Но я, в конце концов, довольно хорошо умел выхо­дить из сложных ситу­аций. Травма падения с обрыва нью-йорк­ской интел­лек­ту­альной аристо­кратии в 1967 году — своего рода соци­альная смерть — оста­лась со мной навсегда. Но со временем, когда я смирился с этим и принял это, отка­зы­ваясь изви­няться за правду или скры­вать это от публики, острота боли смягчилась.

На смену пришли возмож­ности. Долгое время будучи чело­веком левых взглядов, я посте­пенно сместился к поли­ти­че­скому консер­ва­тизму. Я нашёл новые интел­лек­ту­альные круги и опуб­ли­ковал более десятка книг.
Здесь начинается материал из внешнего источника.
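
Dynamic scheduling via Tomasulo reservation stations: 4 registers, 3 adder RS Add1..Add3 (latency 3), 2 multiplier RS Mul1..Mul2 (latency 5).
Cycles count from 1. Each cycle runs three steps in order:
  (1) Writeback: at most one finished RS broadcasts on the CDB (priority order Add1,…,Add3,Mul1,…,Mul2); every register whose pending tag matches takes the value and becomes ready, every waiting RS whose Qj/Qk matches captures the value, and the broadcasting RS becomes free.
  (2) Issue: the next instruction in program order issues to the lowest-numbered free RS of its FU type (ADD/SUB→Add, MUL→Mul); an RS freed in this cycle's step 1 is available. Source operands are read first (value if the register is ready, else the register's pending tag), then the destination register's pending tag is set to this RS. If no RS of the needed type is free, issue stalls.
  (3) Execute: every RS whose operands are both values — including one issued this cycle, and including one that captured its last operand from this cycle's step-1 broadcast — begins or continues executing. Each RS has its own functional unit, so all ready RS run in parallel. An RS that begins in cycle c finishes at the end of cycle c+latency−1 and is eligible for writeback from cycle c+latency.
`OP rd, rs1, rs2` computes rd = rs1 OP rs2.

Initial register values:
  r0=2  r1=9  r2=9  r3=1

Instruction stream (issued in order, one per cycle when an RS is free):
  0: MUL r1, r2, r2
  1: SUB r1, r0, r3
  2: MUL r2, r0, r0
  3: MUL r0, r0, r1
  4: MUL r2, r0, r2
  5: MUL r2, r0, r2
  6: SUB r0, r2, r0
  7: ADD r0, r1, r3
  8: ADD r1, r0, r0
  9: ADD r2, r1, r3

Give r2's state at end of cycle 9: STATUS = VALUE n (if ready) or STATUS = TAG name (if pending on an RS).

STATUS = TAG Mul2

cycle 1: issue MUL r1<-Mul1 // r0:2,r1:Mul1,r2:9,r3:1
cycle 2: issue SUB r1<-Add1 // r0:2,r1:Add1,r2:9,r3:1
cycle 3: issue MUL r2<-Mul2 // r0:2,r1:Add1,r2:Mul2,r3:1
cycle 4: stall // r0:2,r1:Add1,r2:Mul2,r3:1
cycle 5: CDB Add1=1; stall // r0:2,r1:1,r2:Mul2,r3:1
cycle 6: CDB Mul1=81; issue MUL r0<-Mul1 // r0:Mul1,r1:1,r2:Mul2,r3:1
cycle 7: stall // r0:Mul1,r1:1,r2:Mul2,r3:1
cycle 8: CDB Mul2=4; issue MUL r2<-Mul2 // r0:Mul1,r1:1,r2:Mul2,r3:1
cycle 9: stall // r0:Mul1,r1:1,r2:Mul2,r3:1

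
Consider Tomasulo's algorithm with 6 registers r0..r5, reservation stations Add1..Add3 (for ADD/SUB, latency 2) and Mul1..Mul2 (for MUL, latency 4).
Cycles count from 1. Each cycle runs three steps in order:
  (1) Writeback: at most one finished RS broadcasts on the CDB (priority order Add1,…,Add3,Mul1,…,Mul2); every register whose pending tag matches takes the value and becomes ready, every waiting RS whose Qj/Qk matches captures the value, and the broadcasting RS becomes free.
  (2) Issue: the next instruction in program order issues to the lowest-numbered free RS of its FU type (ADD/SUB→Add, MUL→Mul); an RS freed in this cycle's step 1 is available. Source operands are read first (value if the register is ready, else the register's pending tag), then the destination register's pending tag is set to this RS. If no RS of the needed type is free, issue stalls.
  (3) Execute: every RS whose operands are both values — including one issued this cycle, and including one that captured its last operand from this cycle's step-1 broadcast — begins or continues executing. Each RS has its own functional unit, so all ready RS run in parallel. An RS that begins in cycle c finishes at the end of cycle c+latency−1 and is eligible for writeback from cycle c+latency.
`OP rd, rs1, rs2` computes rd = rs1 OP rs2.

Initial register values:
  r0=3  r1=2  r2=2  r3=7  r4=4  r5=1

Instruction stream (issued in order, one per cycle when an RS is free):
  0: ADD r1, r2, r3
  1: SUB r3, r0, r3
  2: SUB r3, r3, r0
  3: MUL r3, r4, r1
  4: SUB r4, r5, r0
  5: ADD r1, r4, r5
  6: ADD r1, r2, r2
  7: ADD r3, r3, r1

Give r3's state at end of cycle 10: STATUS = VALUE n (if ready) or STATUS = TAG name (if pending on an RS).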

Спустя трид­цать семь лет после выхода книги «Making It» я получил Прези­дент­скую медаль Свободы от Джорджа Буша-млад­шего. Я вернулся в элиту Нью-Йорка — на этот раз, в консер­ва­тивную её часть, и мне по-преж­нему было там неловко. Но это позво­лило мне продол­жать писать, и писать честно. Только это имело значение. В 2017 году изда­тель­ство New York Review Books, выпус­кавшее журнал, так резко раскри­ти­ко­вавший мою книгу, пере­из­дало «Making It» в рамках своей серии «Клас­сика». Манх­эттен, как оказа­лось, изменил своё мнение.

Я прожил насы­щенную жизнь во всех смыслах. Мне 95 лет. У меня 13 внуков и 16 правнуков, и каждое утро, просы­паясь, я удив­ляюсь, что я все ещё здесь. И в конце концов я оказался прав: мой путь из Бруклина в Манх­эттен — один из самых длинных в мире, потому что он никогда по-насто­я­щему не закан­чи­вался. Я все это время носил в себе дух обоих городов.

Эта двойная жизнь, Бруклин и Манх­эттен, суро­вость и гламур, верность и преда­тель­ство, чуть не разо­рвала меня на части. Но она также спасла меня. Она помогла мне оста­ваться честным в мире, где чест­ность была редкой валютой, а открытые амбиции — грехом, и соче­тание этих двух вещей дало мне все, что у меня есть.